People grasp as goods all the fulfillments to which they are naturally inclined. Corresponding to each natural inclination, therefore, is a basic precept of natural law: Such and such a basic human good is to be done and/or pursued, protected, and promoted. These are general determinations of the first principle. In their light we can see why human nature and natural law morality are both stable and changing: stable because they are based on fundamental, unalterable natural inclinations; changing because these potentialities are open to continuing, expanding fulfillment.
But such principles of practical reasoning do not tell us what is morally good. Moral norms are needed to guide choices toward the fulfillment of persons in relation to human goods.
The first principle of morality might best be formulated as follows: In voluntarily acting for human goods and avoiding what is opposed to them, one ought to choose and otherwise will those and only those possibilities whose willing is compatible with a will toward integral human fulfillment. Note that this conceives human goods not simply as diverse fields for possible action, but as together comprising the totality of integral human fulfillment. This avoids subordinating moral reflection to specific objectives; instead, the upright person is to remain open to goods which go beyond his or her present capacity for realizing them in action.

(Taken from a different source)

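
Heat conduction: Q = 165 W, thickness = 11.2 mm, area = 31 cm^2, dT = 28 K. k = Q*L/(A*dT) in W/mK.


k = 165*11.2/1000/(31/10000*28) = 21.29 W/mK

21.29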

There is also need for intermediate principles of morality, midway between the first principle and the completely specific norms which direct particular choices. These are the modes of responsibility. An example is the principle of fairness or impartiality expressed by the Golden Rule. These modes exclude choices involving various unreasonable (immoral) relationships of willing to the human goods. People who are thinking in a morally sound way commonly take them for granted. But for the most part they have not been systematically discussed up to now, though at one time or another almost every one of them has been mistaken for the first principle of morality.
Scripture and Christian moral teaching do not speak of modes of responsibility but of virtues. However, the virtues do not constitute moral norms distinct from the modes; rather, virtues embody modes. For virtues are aspects of a personality integrated around good commitments, and the latter are choices in accord with the first principle of morality and the modes of responsibility.